Obama retiró a Pascual, un teórico especializado en países con problemas políticos y sociales, y en su lugar envió a Anthony Wayne, un diplomático cuya última misión había sido Afganistán, considerado por Estados Unidos como un Estado fallido.
Tras la llegada de Wayne se profundizó el sello militarista de la sociedad entre ambos países. En el Ejército mexicano ocurrió el mayor cambio institucional en el marco de la relación bilateral y la guerra contra el narco. La influencia de las doctrinas militaristas de Estados Unidos tal vez no ha dejado un solo espacio inalterado dentro del Ejército: del entrenamiento de cientos de oficiales mexicanos en el Pentágono (que a su regreso imparten cursos certificados por Estados Unidos) a la importación de tácticas de espionaje y combate empleadas en Irak y Afganistán.
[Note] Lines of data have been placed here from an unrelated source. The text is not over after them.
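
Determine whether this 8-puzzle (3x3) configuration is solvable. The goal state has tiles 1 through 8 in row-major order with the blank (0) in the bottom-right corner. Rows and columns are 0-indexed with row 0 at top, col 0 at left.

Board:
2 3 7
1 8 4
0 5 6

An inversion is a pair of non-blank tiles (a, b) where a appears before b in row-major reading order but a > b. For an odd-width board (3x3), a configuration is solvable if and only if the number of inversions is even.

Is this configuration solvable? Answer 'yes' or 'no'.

Answer: no

Derivation:
Inversions (pairs i<j in row-major order where tile[i] > tile[j] > 0): 9
9 is odd, so the puzzle is not solvable.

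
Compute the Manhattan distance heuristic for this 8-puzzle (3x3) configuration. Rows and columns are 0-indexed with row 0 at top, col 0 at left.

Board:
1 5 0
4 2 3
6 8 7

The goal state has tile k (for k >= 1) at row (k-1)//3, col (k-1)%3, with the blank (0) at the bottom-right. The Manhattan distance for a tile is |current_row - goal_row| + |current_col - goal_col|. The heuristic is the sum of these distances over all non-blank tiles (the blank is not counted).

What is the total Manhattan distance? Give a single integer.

Tile 1: (0,0)->(0,0) = 0
Tile 5: (0,1)->(1,1) = 1
Tile 4: (1,0)->(1,0) = 0
Tile 2: (1,1)->(0,1) = 1
Tile 3: (1,2)->(0,2) = 1
Tile 6: (2,0)->(1,2) = 3
Tile 8: (2,1)->(2,1) = 0
Tile 7: (2,2)->(2,0) = 2
Sum: 0 + 1 + 0 + 1 + 1 + 3 + 0 + 2 = 8

Answer: 8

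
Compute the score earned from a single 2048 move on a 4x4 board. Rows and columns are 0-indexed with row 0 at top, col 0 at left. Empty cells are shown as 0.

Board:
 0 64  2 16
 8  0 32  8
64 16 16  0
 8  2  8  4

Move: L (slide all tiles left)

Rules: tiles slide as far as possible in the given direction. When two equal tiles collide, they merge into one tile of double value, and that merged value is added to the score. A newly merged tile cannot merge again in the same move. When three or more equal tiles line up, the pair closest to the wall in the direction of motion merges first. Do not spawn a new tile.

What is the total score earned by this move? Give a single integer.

Slide left:
row 0: [0, 64, 2, 16] -> [64, 2, 16, 0]  score +0 (running 0)
row 1: [8, 0, 32, 8] -> [8, 32, 8, 0]  score +0 (running 0)
row 2: [64, 16, 16, 0] -> [64, 32, 0, 0]  score +32 (running 32)
row 3: [8, 2, 8, 4] -> [8, 2, 8, 4]  score +0 (running 32)
Board after move:
64  2 16  0
 8 32  8  0
64 32  0  0
 8  2  8  4

Answer: 32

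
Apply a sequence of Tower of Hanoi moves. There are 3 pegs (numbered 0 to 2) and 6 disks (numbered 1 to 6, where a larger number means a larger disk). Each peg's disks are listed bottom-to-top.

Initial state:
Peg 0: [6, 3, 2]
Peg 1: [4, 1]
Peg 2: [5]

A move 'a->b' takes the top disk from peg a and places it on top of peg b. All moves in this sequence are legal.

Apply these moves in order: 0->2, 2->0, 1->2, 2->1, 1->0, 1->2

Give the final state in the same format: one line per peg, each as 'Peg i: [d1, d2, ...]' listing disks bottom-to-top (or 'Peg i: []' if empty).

Answer: Peg 0: [6, 3, 2, 1]
Peg 1: []
Peg 2: [5, 4]

Derivation:
After move 1 (0->2):
Peg 0: [6, 3]
Peg 1: [4, 1]
Peg 2: [5, 2]

After move 2 (2->0):
Peg 0: [6, 3, 2]
Peg 1: [4, 1]
Peg 2: [5]

After move 3 (1->2):
Peg 0: [6, 3, 2]
Peg 1: [4]
Peg 2: [5, 1]

After move 4 (2->1):
Peg 0: [6, 3, 2]
Peg 1: [4, 1]
Peg 2: [5]

After move 5 (1->0):
Peg 0: [6, 3, 2, 1]
Peg 1: [4]
Peg 2: [5]

After move 6 (1->2):
Peg 0: [6, 3, 2, 1]
Peg 1: []
Peg 2: [5, 4]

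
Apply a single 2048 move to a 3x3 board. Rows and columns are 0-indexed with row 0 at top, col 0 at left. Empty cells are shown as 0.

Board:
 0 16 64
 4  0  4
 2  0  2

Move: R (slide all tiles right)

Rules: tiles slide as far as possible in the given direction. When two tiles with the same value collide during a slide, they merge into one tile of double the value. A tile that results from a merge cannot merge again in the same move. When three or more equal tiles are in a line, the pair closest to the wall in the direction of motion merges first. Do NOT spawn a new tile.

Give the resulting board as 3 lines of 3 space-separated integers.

Slide right:
row 0: [0, 16, 64] -> [0, 16, 64]
row 1: [4, 0, 4] -> [0, 0, 8]
row 2: [2, 0, 2] -> [0, 0, 4]

Answer:  0 16 64
 0  0  8
 0  0  4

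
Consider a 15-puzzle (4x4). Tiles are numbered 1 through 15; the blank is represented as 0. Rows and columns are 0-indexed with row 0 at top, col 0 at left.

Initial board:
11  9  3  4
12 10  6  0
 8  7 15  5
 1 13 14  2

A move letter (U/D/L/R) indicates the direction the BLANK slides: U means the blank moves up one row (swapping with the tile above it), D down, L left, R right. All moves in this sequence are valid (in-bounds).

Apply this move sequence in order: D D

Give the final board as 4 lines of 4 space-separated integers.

Answer: 11  9  3  4
12 10  6  5
 8  7 15  2
 1 13 14  0

Derivation:
After move 1 (D):
11  9  3  4
12 10  6  5
 8  7 15  0
 1 13 14  2

After move 2 (D):
11  9  3  4
12 10  6  5
 8  7 15  2
 1 13 14  0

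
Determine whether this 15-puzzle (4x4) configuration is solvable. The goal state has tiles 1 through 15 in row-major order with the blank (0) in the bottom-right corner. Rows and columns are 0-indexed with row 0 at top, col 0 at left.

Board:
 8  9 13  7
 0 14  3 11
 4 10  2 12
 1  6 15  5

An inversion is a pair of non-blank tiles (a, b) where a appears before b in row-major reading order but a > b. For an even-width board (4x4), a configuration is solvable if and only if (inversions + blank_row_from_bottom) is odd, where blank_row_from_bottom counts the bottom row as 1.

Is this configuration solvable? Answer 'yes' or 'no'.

Answer: no

Derivation:
Inversions: 59
Blank is in row 1 (0-indexed from top), which is row 3 counting from the bottom (bottom = 1).
59 + 3 = 62, which is even, so the puzzle is not solvable.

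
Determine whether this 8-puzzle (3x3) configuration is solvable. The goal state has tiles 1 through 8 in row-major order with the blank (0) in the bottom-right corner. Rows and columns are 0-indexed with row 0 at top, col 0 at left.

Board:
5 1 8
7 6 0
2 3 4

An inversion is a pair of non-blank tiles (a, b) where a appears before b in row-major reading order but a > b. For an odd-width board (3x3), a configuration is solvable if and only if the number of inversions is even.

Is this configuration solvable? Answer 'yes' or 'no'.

Inversions (pairs i<j in row-major order where tile[i] > tile[j] > 0): 16
16 is even, so the puzzle is solvable.

Answer: yes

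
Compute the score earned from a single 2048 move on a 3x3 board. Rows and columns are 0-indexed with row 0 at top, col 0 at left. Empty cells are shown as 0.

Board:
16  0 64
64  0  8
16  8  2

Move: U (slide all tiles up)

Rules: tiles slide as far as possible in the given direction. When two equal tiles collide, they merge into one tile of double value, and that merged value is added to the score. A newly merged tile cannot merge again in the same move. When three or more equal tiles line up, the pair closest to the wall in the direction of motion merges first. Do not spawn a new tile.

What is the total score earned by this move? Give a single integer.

Answer: 0

Derivation:
Slide up:
col 0: [16, 64, 16] -> [16, 64, 16]  score +0 (running 0)
col 1: [0, 0, 8] -> [8, 0, 0]  score +0 (running 0)
col 2: [64, 8, 2] -> [64, 8, 2]  score +0 (running 0)
Board after move:
16  8 64
64  0  8
16  0  2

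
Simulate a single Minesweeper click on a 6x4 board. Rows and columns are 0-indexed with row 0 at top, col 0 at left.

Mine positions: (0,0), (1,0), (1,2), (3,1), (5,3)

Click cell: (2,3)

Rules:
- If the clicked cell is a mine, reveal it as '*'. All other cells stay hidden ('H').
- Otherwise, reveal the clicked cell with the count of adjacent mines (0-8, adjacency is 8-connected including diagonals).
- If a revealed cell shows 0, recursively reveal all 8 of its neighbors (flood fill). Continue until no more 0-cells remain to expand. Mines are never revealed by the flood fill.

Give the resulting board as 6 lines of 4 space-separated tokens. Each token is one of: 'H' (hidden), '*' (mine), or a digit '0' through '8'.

H H H H
H H H H
H H H 1
H H H H
H H H H
H H H H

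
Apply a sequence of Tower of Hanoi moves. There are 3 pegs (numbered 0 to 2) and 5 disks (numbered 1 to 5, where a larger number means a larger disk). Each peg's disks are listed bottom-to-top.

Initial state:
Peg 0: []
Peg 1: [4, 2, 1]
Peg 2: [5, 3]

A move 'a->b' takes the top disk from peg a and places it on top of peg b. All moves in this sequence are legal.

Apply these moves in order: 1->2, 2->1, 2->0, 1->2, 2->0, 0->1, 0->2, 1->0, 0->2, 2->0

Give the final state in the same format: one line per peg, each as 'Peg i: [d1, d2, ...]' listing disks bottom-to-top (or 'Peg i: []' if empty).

Answer: Peg 0: [1]
Peg 1: [4, 2]
Peg 2: [5, 3]

Derivation:
After move 1 (1->2):
Peg 0: []
Peg 1: [4, 2]
Peg 2: [5, 3, 1]

After move 2 (2->1):
Peg 0: []
Peg 1: [4, 2, 1]
Peg 2: [5, 3]

After move 3 (2->0):
Peg 0: [3]
Peg 1: [4, 2, 1]
Peg 2: [5]

After move 4 (1->2):
Peg 0: [3]
Peg 1: [4, 2]
Peg 2: [5, 1]

After move 5 (2->0):
Peg 0: [3, 1]
Peg 1: [4, 2]
Peg 2: [5]

After move 6 (0->1):
Peg 0: [3]
Peg 1: [4, 2, 1]
Peg 2: [5]

After move 7 (0->2):
Peg 0: []
Peg 1: [4, 2, 1]
Peg 2: [5, 3]

After move 8 (1->0):
Peg 0: [1]
Peg 1: [4, 2]
Peg 2: [5, 3]

After move 9 (0->2):
Peg 0: []
Peg 1: [4, 2]
Peg 2: [5, 3, 1]

After move 10 (2->0):
Peg 0: [1]
Peg 1: [4, 2]
Peg 2: [5, 3]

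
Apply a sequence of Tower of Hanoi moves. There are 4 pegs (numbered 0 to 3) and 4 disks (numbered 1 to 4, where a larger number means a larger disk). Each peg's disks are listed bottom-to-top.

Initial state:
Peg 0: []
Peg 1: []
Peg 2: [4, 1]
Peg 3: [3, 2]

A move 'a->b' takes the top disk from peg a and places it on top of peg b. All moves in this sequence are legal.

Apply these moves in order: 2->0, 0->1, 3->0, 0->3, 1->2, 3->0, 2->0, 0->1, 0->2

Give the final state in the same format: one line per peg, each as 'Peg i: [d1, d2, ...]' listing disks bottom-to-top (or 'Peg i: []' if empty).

Answer: Peg 0: []
Peg 1: [1]
Peg 2: [4, 2]
Peg 3: [3]

Derivation:
After move 1 (2->0):
Peg 0: [1]
Peg 1: []
Peg 2: [4]
Peg 3: [3, 2]

After move 2 (0->1):
Peg 0: []
Peg 1: [1]
Peg 2: [4]
Peg 3: [3, 2]

After move 3 (3->0):
Peg 0: [2]
Peg 1: [1]
Peg 2: [4]
Peg 3: [3]

After move 4 (0->3):
Peg 0: []
Peg 1: [1]
Peg 2: [4]
Peg 3: [3, 2]

After move 5 (1->2):
Peg 0: []
Peg 1: []
Peg 2: [4, 1]
Peg 3: [3, 2]

After move 6 (3->0):
Peg 0: [2]
Peg 1: []
Peg 2: [4, 1]
Peg 3: [3]

After move 7 (2->0):
Peg 0: [2, 1]
Peg 1: []
Peg 2: [4]
Peg 3: [3]

After move 8 (0->1):
Peg 0: [2]
Peg 1: [1]
Peg 2: [4]
Peg 3: [3]

After move 9 (0->2):
Peg 0: []
Peg 1: [1]
Peg 2: [4, 2]
Peg 3: [3]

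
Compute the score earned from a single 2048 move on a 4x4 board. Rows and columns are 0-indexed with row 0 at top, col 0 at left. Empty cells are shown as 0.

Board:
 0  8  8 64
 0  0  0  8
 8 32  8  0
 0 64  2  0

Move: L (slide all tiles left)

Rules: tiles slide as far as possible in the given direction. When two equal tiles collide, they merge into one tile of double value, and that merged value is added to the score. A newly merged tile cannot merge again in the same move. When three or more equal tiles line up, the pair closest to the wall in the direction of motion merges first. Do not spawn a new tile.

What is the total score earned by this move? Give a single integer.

Answer: 16

Derivation:
Slide left:
row 0: [0, 8, 8, 64] -> [16, 64, 0, 0]  score +16 (running 16)
row 1: [0, 0, 0, 8] -> [8, 0, 0, 0]  score +0 (running 16)
row 2: [8, 32, 8, 0] -> [8, 32, 8, 0]  score +0 (running 16)
row 3: [0, 64, 2, 0] -> [64, 2, 0, 0]  score +0 (running 16)
Board after move:
16 64  0  0
 8  0  0  0
 8 32  8  0
64  2  0  0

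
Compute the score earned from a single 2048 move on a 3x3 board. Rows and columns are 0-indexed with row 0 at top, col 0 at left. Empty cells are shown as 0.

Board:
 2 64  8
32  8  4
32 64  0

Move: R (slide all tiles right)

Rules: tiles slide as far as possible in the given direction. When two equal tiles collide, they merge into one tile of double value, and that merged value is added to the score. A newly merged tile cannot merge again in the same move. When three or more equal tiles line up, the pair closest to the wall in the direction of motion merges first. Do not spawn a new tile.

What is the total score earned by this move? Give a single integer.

Slide right:
row 0: [2, 64, 8] -> [2, 64, 8]  score +0 (running 0)
row 1: [32, 8, 4] -> [32, 8, 4]  score +0 (running 0)
row 2: [32, 64, 0] -> [0, 32, 64]  score +0 (running 0)
Board after move:
 2 64  8
32  8  4
 0 32 64

Answer: 0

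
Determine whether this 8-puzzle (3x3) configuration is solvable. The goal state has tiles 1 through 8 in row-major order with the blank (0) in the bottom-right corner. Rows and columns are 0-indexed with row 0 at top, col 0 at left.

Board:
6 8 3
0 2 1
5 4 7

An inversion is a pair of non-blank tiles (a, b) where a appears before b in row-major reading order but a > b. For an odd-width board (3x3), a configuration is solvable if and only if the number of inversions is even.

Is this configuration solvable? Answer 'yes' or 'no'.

Inversions (pairs i<j in row-major order where tile[i] > tile[j] > 0): 15
15 is odd, so the puzzle is not solvable.

Answer: no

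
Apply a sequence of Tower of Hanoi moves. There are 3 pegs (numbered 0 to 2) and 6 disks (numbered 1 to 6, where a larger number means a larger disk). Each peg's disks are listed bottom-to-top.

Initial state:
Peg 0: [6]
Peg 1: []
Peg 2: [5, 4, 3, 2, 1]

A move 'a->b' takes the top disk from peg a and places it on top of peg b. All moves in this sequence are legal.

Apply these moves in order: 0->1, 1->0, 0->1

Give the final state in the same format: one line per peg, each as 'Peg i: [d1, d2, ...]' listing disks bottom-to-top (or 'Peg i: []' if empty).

Answer: Peg 0: []
Peg 1: [6]
Peg 2: [5, 4, 3, 2, 1]

Derivation:
After move 1 (0->1):
Peg 0: []
Peg 1: [6]
Peg 2: [5, 4, 3, 2, 1]

After move 2 (1->0):
Peg 0: [6]
Peg 1: []
Peg 2: [5, 4, 3, 2, 1]

After move 3 (0->1):
Peg 0: []
Peg 1: [6]
Peg 2: [5, 4, 3, 2, 1]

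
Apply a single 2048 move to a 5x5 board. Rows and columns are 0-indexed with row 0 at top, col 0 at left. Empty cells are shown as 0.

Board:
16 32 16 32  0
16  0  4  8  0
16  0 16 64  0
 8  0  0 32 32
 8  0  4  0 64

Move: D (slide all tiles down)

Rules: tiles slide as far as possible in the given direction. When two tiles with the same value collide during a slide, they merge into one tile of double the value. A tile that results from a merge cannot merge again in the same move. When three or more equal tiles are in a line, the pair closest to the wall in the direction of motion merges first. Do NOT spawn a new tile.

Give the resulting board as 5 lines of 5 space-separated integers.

Slide down:
col 0: [16, 16, 16, 8, 8] -> [0, 0, 16, 32, 16]
col 1: [32, 0, 0, 0, 0] -> [0, 0, 0, 0, 32]
col 2: [16, 4, 16, 0, 4] -> [0, 16, 4, 16, 4]
col 3: [32, 8, 64, 32, 0] -> [0, 32, 8, 64, 32]
col 4: [0, 0, 0, 32, 64] -> [0, 0, 0, 32, 64]

Answer:  0  0  0  0  0
 0  0 16 32  0
16  0  4  8  0
32  0 16 64 32
16 32  4 32 64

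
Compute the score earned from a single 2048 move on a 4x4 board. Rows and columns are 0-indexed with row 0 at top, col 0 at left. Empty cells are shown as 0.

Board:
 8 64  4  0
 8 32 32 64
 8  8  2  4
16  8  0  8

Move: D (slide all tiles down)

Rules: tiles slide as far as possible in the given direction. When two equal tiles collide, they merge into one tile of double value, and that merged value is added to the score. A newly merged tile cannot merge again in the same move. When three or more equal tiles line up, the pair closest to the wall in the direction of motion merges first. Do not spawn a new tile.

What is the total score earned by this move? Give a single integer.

Answer: 32

Derivation:
Slide down:
col 0: [8, 8, 8, 16] -> [0, 8, 16, 16]  score +16 (running 16)
col 1: [64, 32, 8, 8] -> [0, 64, 32, 16]  score +16 (running 32)
col 2: [4, 32, 2, 0] -> [0, 4, 32, 2]  score +0 (running 32)
col 3: [0, 64, 4, 8] -> [0, 64, 4, 8]  score +0 (running 32)
Board after move:
 0  0  0  0
 8 64  4 64
16 32 32  4
16 16  2  8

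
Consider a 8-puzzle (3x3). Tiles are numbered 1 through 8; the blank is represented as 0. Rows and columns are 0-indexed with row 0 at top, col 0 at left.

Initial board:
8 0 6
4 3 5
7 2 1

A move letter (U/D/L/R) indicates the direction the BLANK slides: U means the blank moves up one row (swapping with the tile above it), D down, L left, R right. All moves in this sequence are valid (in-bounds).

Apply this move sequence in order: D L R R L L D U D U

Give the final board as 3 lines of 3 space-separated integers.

Answer: 8 3 6
0 4 5
7 2 1

Derivation:
After move 1 (D):
8 3 6
4 0 5
7 2 1

After move 2 (L):
8 3 6
0 4 5
7 2 1

After move 3 (R):
8 3 6
4 0 5
7 2 1

After move 4 (R):
8 3 6
4 5 0
7 2 1

After move 5 (L):
8 3 6
4 0 5
7 2 1

After move 6 (L):
8 3 6
0 4 5
7 2 1

After move 7 (D):
8 3 6
7 4 5
0 2 1

After move 8 (U):
8 3 6
0 4 5
7 2 1

After move 9 (D):
8 3 6
7 4 5
0 2 1

After move 10 (U):
8 3 6
0 4 5
7 2 1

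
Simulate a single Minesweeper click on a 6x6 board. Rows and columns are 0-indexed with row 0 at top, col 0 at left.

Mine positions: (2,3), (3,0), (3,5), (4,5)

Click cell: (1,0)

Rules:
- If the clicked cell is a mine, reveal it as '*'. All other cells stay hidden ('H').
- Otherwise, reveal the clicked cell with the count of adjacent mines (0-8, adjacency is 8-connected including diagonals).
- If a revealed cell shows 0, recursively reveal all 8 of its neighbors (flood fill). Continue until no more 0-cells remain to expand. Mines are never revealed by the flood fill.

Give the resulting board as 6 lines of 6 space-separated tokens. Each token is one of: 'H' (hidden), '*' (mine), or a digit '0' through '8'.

0 0 0 0 0 0
0 0 1 1 1 0
1 1 1 H 2 1
H H H H H H
H H H H H H
H H H H H H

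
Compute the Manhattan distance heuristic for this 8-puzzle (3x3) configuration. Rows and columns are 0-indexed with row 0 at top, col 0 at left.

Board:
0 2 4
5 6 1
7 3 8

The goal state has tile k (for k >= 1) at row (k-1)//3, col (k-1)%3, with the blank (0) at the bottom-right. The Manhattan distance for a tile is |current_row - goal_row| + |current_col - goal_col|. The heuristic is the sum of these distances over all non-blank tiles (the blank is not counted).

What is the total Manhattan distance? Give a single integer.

Tile 2: (0,1)->(0,1) = 0
Tile 4: (0,2)->(1,0) = 3
Tile 5: (1,0)->(1,1) = 1
Tile 6: (1,1)->(1,2) = 1
Tile 1: (1,2)->(0,0) = 3
Tile 7: (2,0)->(2,0) = 0
Tile 3: (2,1)->(0,2) = 3
Tile 8: (2,2)->(2,1) = 1
Sum: 0 + 3 + 1 + 1 + 3 + 0 + 3 + 1 = 12

Answer: 12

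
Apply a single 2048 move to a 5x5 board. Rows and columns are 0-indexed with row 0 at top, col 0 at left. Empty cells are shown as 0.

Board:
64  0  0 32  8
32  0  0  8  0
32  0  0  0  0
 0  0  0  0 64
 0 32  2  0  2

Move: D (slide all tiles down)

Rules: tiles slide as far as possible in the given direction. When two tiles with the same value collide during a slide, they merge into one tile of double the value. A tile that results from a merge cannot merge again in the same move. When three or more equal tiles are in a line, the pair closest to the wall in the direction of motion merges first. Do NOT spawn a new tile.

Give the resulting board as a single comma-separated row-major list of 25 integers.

Slide down:
col 0: [64, 32, 32, 0, 0] -> [0, 0, 0, 64, 64]
col 1: [0, 0, 0, 0, 32] -> [0, 0, 0, 0, 32]
col 2: [0, 0, 0, 0, 2] -> [0, 0, 0, 0, 2]
col 3: [32, 8, 0, 0, 0] -> [0, 0, 0, 32, 8]
col 4: [8, 0, 0, 64, 2] -> [0, 0, 8, 64, 2]

Answer: 0, 0, 0, 0, 0, 0, 0, 0, 0, 0, 0, 0, 0, 0, 8, 64, 0, 0, 32, 64, 64, 32, 2, 8, 2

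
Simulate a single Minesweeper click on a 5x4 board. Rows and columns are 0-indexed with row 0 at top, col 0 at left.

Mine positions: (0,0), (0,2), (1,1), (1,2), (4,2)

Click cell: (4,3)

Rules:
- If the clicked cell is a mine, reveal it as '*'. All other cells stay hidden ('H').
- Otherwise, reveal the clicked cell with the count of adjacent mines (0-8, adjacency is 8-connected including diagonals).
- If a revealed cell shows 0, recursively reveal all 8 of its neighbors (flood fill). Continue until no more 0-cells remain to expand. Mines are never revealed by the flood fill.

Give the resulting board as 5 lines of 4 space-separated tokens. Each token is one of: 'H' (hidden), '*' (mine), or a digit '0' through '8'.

H H H H
H H H H
H H H H
H H H H
H H H 1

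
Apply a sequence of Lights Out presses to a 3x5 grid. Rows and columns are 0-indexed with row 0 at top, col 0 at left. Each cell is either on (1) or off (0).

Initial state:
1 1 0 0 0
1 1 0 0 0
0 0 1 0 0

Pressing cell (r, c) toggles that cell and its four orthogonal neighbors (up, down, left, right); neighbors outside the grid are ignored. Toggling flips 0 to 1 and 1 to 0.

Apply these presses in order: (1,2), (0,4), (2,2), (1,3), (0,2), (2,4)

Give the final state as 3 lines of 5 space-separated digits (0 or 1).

After press 1 at (1,2):
1 1 1 0 0
1 0 1 1 0
0 0 0 0 0

After press 2 at (0,4):
1 1 1 1 1
1 0 1 1 1
0 0 0 0 0

After press 3 at (2,2):
1 1 1 1 1
1 0 0 1 1
0 1 1 1 0

After press 4 at (1,3):
1 1 1 0 1
1 0 1 0 0
0 1 1 0 0

After press 5 at (0,2):
1 0 0 1 1
1 0 0 0 0
0 1 1 0 0

After press 6 at (2,4):
1 0 0 1 1
1 0 0 0 1
0 1 1 1 1

Answer: 1 0 0 1 1
1 0 0 0 1
0 1 1 1 1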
Un cambio vasto y evidente, como la noche y el día: antes de Calderón la cooperación militar se reducía a tímidos intercambios y colaboraciones en desastres naturales. Después de Calderón, la sinergia entre el Departamento de Defensa norteamericano y el Ejército de México se tradujo en alrededor de un centenar de protocolos y memorándums de entendimiento. (…)
A partir de la firma de la Iniciativa Mérida, México se convirtió en el principal cliente latinoamericano de Estados Unidos, el principal exportador de armas en el mundo.
Entre 2006 y 2011, la venta de equipo y armamento norteamericano a México ascendió a tres mil doscientos veinte millones de dólares, una cantidad similar a lo que invirtió el gobierno del presidente Calderón en la construcción de ciento cuarenta universidades nuevas y el equivalente a un tercio de las divisas generadas por el turismo en 2010, de acuerdo con estadísticas de Just the Facts, una institución no gubernamental dedicada a investigar y publicar los programas de asistencia militar y de seguridad de Estados Unidos en América Latina y El Caribe.
El autor es periodista mexicano radicado en Washington. Narcoleaks es su cuarto libro.